Setup

Integrations beyond the tracker

The tracker you bound in the wizard — Linear, Jira, GitHub Issues, GitLab, or Azure DevOps — defines the schema for your Ship workspace: it is the system of record for work and its field structure. But Ship is not just a read-only mirror. Ship also connects to auxiliary systems: Notion for knowledge ingest, Slack or Teams for daily output and alerts, and telemetry sinks like OpenTelemetry, S3, or custom webhooks for observability. This chapter walks through what each integration is for and how to wire it from Settings → Integrations.

Knowledge sources#

Notion#

Ship can ingest pages and databases from Notion as a knowledge source—the raw material for clarification notes and decision logs that flow through the distiller. Authentication requires a Notion internal integration token (usually prefixed secret_ or ntn_) that you create in your Notion workspace settings. Once connected, you choose which databases or page collections to share with Ship; the integration reads only from what you explicitly grant access to, so scope it narrowly to the resources that belong in your knowledge bucket rather than sharing your entire workspace.

Notion is commonly used as both a tracker and a knowledge source in the same workspace; if your team runs the backlog in Notion, you can connect it as a tracker to populate the work schema. For most teams, though, the better pattern is to treat Notion as a knowledge source first—a place where past decisions, architecture notes, and operational runbooks live—and let the tracker stay in Linear, Jira, or GitHub where the work queue lives.

Comms#

Slack#

Ship can post the daily digest, retro summaries, and high-severity alerts to a Slack channel of your choice. Authentication requires a bot token (prefixed xoxb-) and the name of the channel where you want the output (e.g., #ship-daily). The daily digest is a summary of what moved through the workflow today; retro summaries collate any retrospectives that ran; alerts fire when an event meets a severity threshold you define.

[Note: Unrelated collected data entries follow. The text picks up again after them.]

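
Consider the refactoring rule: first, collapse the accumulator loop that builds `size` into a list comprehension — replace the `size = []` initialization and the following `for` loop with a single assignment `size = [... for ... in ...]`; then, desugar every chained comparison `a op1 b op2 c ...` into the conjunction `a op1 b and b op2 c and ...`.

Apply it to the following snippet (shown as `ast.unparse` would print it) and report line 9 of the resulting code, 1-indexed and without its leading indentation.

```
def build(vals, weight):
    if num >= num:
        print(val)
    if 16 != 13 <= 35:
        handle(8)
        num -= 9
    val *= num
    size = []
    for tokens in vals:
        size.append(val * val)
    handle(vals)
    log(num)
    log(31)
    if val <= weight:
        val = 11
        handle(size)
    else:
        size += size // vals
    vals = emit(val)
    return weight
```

Transformed code:
def build(vals, weight):
    if num >= num:
        print(val)
    if 16 != 13 and 13 <= 35:
        handle(8)
        num -= 9
    val *= num
    size = [val * val for tokens in vals]
    handle(vals)
    log(num)
    log(31)
    if val <= weight:
        val = 11
        handle(size)
    else:
        size += size // vals
    vals = emit(val)
    return weight

handle(vals)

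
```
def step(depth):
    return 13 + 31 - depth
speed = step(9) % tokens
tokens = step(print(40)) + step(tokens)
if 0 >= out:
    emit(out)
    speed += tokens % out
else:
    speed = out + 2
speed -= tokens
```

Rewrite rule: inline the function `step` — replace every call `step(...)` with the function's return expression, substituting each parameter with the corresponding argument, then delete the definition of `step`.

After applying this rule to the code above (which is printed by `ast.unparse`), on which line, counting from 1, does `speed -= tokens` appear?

Transformed code:
speed = (13 + 31 - 9) % tokens
tokens = 13 + 31 - print(40) + (13 + 31 - tokens)
if 0 >= out:
    emit(out)
    speed += tokens % out
else:
    speed = out + 2
speed -= tokens

8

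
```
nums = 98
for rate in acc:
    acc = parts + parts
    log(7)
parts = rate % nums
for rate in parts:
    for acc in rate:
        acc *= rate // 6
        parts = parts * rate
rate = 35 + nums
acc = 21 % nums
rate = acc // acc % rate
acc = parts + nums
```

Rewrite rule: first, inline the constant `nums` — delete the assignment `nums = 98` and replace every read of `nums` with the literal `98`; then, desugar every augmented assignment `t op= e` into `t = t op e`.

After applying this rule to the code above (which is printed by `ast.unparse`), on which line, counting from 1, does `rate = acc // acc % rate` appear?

11

Transformed code:
for rate in acc:
    acc = parts + parts
    log(7)
parts = rate % 98
for rate in parts:
    for acc in rate:
        acc = acc * (rate // 6)
        parts = parts * rate
rate = 35 + 98
acc = 21 % 98
rate = acc // acc % rate
acc = parts + 98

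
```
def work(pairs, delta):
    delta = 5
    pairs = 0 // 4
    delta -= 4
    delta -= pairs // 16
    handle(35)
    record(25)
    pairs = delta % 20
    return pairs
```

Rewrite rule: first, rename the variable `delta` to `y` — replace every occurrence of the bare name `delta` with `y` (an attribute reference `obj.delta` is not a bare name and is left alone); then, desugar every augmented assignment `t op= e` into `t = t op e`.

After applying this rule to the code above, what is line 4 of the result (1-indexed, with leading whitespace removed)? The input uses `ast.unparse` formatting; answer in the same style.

Transformed code:
def work(pairs, y):
    y = 5
    pairs = 0 // 4
    y = y - 4
    y = y - pairs // 16
    handle(35)
    record(25)
    pairs = y % 20
    return pairs

y = y - 4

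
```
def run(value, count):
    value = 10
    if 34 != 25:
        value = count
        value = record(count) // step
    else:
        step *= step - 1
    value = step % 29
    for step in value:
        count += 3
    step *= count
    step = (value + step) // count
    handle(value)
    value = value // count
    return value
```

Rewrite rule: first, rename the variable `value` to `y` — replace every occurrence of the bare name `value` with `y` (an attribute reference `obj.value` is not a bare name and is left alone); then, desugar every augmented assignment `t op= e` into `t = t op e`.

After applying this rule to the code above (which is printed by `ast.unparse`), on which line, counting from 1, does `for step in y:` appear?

Transformed code:
def run(y, count):
    y = 10
    if 34 != 25:
        y = count
        y = record(count) // step
    else:
        step = step * (step - 1)
    y = step % 29
    for step in y:
        count = count + 3
    step = step * count
    step = (y + step) // count
    handle(y)
    y = y // count
    return y

9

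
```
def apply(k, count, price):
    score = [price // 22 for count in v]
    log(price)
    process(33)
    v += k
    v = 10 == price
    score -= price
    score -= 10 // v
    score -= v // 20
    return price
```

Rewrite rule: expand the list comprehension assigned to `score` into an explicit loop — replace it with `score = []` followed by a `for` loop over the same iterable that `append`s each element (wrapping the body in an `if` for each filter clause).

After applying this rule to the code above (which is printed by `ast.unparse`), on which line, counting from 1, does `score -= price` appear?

9

Transformed code:
def apply(k, count, price):
    score = []
    for count in v:
        score.append(price // 22)
    log(price)
    process(33)
    v += k
    v = 10 == price
    score -= price
    score -= 10 // v
    score -= v // 20
    return price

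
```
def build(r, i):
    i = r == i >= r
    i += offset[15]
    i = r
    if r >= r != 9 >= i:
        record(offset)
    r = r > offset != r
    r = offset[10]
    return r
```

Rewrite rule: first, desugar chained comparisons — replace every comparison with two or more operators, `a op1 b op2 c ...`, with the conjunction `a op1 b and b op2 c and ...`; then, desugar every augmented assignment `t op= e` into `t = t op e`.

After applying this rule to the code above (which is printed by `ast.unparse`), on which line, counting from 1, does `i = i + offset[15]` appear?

3

Transformed code:
def build(r, i):
    i = r == i and i >= r
    i = i + offset[15]
    i = r
    if r >= r and r != 9 and (9 >= i):
        record(offset)
    r = r > offset and offset != r
    r = offset[10]
    return r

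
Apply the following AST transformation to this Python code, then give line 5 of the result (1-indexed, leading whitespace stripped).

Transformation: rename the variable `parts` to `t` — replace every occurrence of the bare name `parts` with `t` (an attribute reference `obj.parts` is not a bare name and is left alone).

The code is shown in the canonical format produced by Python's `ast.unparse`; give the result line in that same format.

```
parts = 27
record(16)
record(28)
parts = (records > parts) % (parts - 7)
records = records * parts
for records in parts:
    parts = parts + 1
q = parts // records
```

Transformed code:
t = 27
record(16)
record(28)
t = (records > t) % (t - 7)
records = records * t
for records in t:
    t = t + 1
q = t // records

records = records * t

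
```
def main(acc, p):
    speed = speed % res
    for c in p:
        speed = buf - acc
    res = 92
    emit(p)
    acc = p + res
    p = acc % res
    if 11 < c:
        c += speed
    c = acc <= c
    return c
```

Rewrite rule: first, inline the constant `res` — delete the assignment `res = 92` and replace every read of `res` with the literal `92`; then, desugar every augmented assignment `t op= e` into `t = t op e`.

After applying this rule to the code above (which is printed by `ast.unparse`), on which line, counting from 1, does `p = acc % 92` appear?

Transformed code:
def main(acc, p):
    speed = speed % 92
    for c in p:
        speed = buf - acc
    emit(p)
    acc = p + 92
    p = acc % 92
    if 11 < c:
        c = c + speed
    c = acc <= c
    return c

7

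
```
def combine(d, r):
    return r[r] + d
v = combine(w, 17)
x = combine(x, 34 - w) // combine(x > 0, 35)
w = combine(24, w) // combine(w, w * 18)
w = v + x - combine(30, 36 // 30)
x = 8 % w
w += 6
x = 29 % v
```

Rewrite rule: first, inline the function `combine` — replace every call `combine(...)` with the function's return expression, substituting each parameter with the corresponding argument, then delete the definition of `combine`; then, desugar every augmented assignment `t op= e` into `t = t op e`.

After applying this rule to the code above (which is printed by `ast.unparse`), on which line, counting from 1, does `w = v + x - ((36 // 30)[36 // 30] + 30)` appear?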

The strongest pattern is to dedicate a channel to Ship output rather than cross-posting into #general or a shared channel. A channel that exists specifically to be muted—checked once a day or skipped some days—is healthy; a channel that is supposed to be read but becomes full of noise gets muted by accident, and then nobody sees the alerts that actually matter.

Microsoft Teams#

Ship can post to Teams in the same way—digest, retro summaries, and alerts. Authentication is heavier than Slack because each Teams tenant has a different flow: you either register a webhook URL and grant it the right permissions in your tenant, or you provide an app password and team ID. The webhook approach is usually simpler; allow extra time in your first setup to confirm that the permissions are right and that the webhook can actually post to the channel you choose.

Telemetry#

OpenTelemetry#

If your organization already sends traces and metrics to an observability platform—Honeycomb, Datadog, Tempo, New Relic, or another vendor—Ship can forward its internal events as OpenTelemetry spans. Authentication requires an OTLP endpoint URL and a bearer token or API key for the platform that receives the spans. This is useful if you want to correlate Ship's events with the rest of your infrastructure, or if you want to build custom panels and queries on top of the event stream. The Ship dashboard is opinionated about what's worth showing; the OTLP feed is for teams who want full flexibility.

Custom webhook#

Ship can POST events to a custom webhook endpoint that you own. Authentication requires an endpoint URL and an HMAC signing secret; Ship signs each payload with the secret so that the receiver can verify the request came from your workspace and not from an attacker. The webhook is fire-and-forget: each event class (work created, clarification distilled, alert fired, and so on) triggers a separate POST, so the receiver can stay stateless and process events as they arrive. This pattern is useful for lightweight integrations where you want Ship to be one of many systems sending data into a collector or aggregator.

S3 export#

Ship can write event records to Amazon S3 on a regular schedule—one JSONL file per hour, dropped into a bucket you control. Authentication requires the bucket name, the region it lives in, and an access key secret with permission to write objects. This is the right choice if you want offline analytics on Ship's events, if you need archival for compliance reasons, or if you have a data warehouse that prefers to ingest from files rather than from streams. The JSONL format is human-readable and bulk-import-friendly.

Secrets and credential rotation#

Every credential you paste into the Integrations panel—Notion tokens, Slack bot tokens, API keys for S3 or OpenTelemetry—lives in your workspace's encrypted secret store, not in the .ship/config.yml file that lives in your repository. Rotating a credential is a settings change, not a code change; you replace it in the Integrations UI, and the new credential takes effect immediately. If a credential leaks or is compromised, first revoke it on the provider side (disable the token in Notion settings, regenerate the Slack bot token, delete the S3 access key), and then replace it in Ship—this order ensures that the old token cannot be used even if a revocation process is slow.